The Fifth Meeting of the Society for the Study of Economic Inequality (ECINEQ) will be held at the University of Bari (Italy) from July 22 to July 24, 2013.
The ECINEQ conference provides a forum for a rigorous analysis of inequality, welfare and redistribution issues, both at the theoretical and at the empirical level, as well as for a discussion of the policy implications of the research findings in this field.
ECINEQ aims at achieving high scholarly standards in both the selection of topics and their debates, whether they concern theoretical issues, empirical analyses or the implementation of policies.

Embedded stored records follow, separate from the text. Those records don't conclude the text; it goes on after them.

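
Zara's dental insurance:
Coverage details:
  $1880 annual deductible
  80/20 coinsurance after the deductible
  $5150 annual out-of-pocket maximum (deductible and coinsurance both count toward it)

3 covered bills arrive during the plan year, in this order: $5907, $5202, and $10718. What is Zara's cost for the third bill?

Bill 1, $5907: $1880 to deductible, leaving $4027; patient's 20% is $805.40. Patient pays $2685.40; OOP now $2685.40.
Bill 2, $5202: deductible already satisfied, so patient's share is 20% × $5202 = $1040.40. Cost to patient: $1040.40. OOP to date $3725.80.
Bill 3, $10718: deductible already satisfied, so patient's share is 20% × $10718 = $2143.60. Adding that to $3725.80 gives $5869.40, past the $5150 cap; patient pays only $5150 − $3725.80 = $1424.20.

$1424.20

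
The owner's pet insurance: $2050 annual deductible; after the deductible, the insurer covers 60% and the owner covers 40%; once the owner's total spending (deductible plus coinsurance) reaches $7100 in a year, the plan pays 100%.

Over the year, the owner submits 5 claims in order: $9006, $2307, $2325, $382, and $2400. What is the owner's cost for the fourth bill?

Claim 1 ($9006): $2050 to deductible, leaving $6956; 40% of $6956 = $2782.40. Owner pays $4832.40; OOP now $4832.40.
Claim 2 ($2307): deductible already satisfied, so owner's share is 40% × $2307 = $922.80. Cost to owner: $922.80. OOP to date $5755.20.
Claim 3 ($2325): 40% coinsurance on $2325 = $930. Owner pays $930; OOP now $6685.20.
Claim 4 ($382): 40% coinsurance on $382 = $152.80. Owner owes $152.80 (running OOP $6838).

$152.80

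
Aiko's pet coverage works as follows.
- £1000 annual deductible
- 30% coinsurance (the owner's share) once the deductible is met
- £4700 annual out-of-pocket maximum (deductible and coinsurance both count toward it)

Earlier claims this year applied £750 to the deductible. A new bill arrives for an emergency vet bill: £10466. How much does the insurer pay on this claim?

£750 of the £1000 deductible is already met, leaving £250.
The remaining £10216 (= £10466 − £250) moves to coinsurance.
Coinsurance: £10216 × 30% = £3064.80.
That puts the owner's cost at £250 + £3064.80 = £3314.80 before any cap.
Year-to-date out-of-pocket becomes £750 + £3314.80 = £4064.80, still under the £4700 maximum, so no cap applies.
The plan picks up £10466 − £3314.80 = £7151.20.

£7151.20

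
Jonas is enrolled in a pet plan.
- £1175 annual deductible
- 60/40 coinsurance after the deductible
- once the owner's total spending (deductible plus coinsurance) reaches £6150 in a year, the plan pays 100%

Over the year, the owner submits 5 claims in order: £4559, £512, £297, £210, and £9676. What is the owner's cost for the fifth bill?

£3213.80

Claim 1 — £4559: £1175 finishes the deductible; £3384 goes to coinsurance; owner's 40% is £1353.60. Owner owes £2528.60 (running OOP £2528.60).
Claim 2 — £512: 40% coinsurance on £512 = £204.80. Owner pays £204.80; OOP now £2733.40.
Claim 3 — £297: deductible already satisfied, so owner's share is 40% × £297 = £118.80. Owner owes £118.80 (running OOP £2852.20).
Claim 4 — £210: 40% coinsurance on £210 = £84. Owner owes £84 (running OOP £2936.20).
Claim 5 — £9676: deductible already satisfied, so owner's share is 40% × £9676 = £3870.40. Adding that to £2936.20 gives £6806.60, past the £6150 cap; owner pays only £6150 − £2936.20 = £3213.80.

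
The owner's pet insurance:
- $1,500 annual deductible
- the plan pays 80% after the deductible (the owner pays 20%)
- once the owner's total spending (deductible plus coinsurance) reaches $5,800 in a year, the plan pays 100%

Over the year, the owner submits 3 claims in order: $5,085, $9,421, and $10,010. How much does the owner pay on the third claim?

Claim 1 — $5,085: $1,500 to deductible, leaving $3,585; owner's 20% is $717. Owner owes $2,217 (running OOP $2,217).
Claim 2 — $9,421: deductible met; 20% of $9,421 = $1,884.20. Owner pays $1,884.20; OOP now $4,101.20.
Claim 3 — $10,010: 20% coinsurance on $10,010 = $2,002. Adding that to $4,101.20 gives $6,103.20, past the $5,800 cap; owner pays only $5,800 − $4,101.20 = $1,698.80.

$1,698.80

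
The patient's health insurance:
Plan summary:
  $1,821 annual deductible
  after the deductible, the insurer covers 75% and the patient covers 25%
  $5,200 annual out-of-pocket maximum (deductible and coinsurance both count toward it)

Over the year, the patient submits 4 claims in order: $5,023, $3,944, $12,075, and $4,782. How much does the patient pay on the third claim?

#1 ($5,023): $1,821 to deductible, leaving $3,202; 25% of $3,202 = $800.50. Cost to patient: $2,621.50. OOP to date $2,621.50.
#2 ($3,944): deductible already satisfied, so patient's share is 25% × $3,944 = $986. Patient owes $986 (running OOP $3,607.50).
#3 ($12,075): deductible already satisfied, so patient's share is 25% × $12,075 = $3,018.75. OOP would hit $6,626.25 > $5,200, so the cap limits the patient to $5,200 − $3,607.50 = $1,592.50.

$1,592.50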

Oleg I. Kitov, Ivan O. Kitov
We model the evolution of age-dependent personal money income distribution and income inequality as expressed by the Gini ratio. In our framework, inequality is an emergent property of a theoretical model we develop for the dynamics of the individual income growth with age. The model relates the evolution of personal income to the individual’s capability to earn money, the size of her work instrument, her work experience and aggregate output growth. Our model is calibrated to the single-year population cohorts as well as the personal incomes data in 10-and 5- year age bins provided by the Census Bureau. We predict the dynamics of personal incomes for every single person in the working-age population in the USA between 1930 and 2011. The model output is then aggregated to construct annual age-dependent and overall personal income distributions (PID) and to compute the Gini ratios. The latter are predicted very accurately - up to 3 decimal places. We show that Gini for people with income is approximately constant since 1930, which is confirmed empirically. Because of the increasing proportion of people with income between 1947 and 1999, the overall Gini reveals a tendency to decline slightly with time. The age-dependent Gini ratios have different trends. For example, the group between 55 and 64 years of age does not demonstrate any decline in the Gini ratio since 2000. In the youngest age group (from 15 to 24 years), however, the level of income inequality increases with time. We also find that in the latter cohort the average income decreases relatively to the age group with the highest mean income. Consequently, each year it is becoming progressively harder for young people to earn a proportional share of the overall income.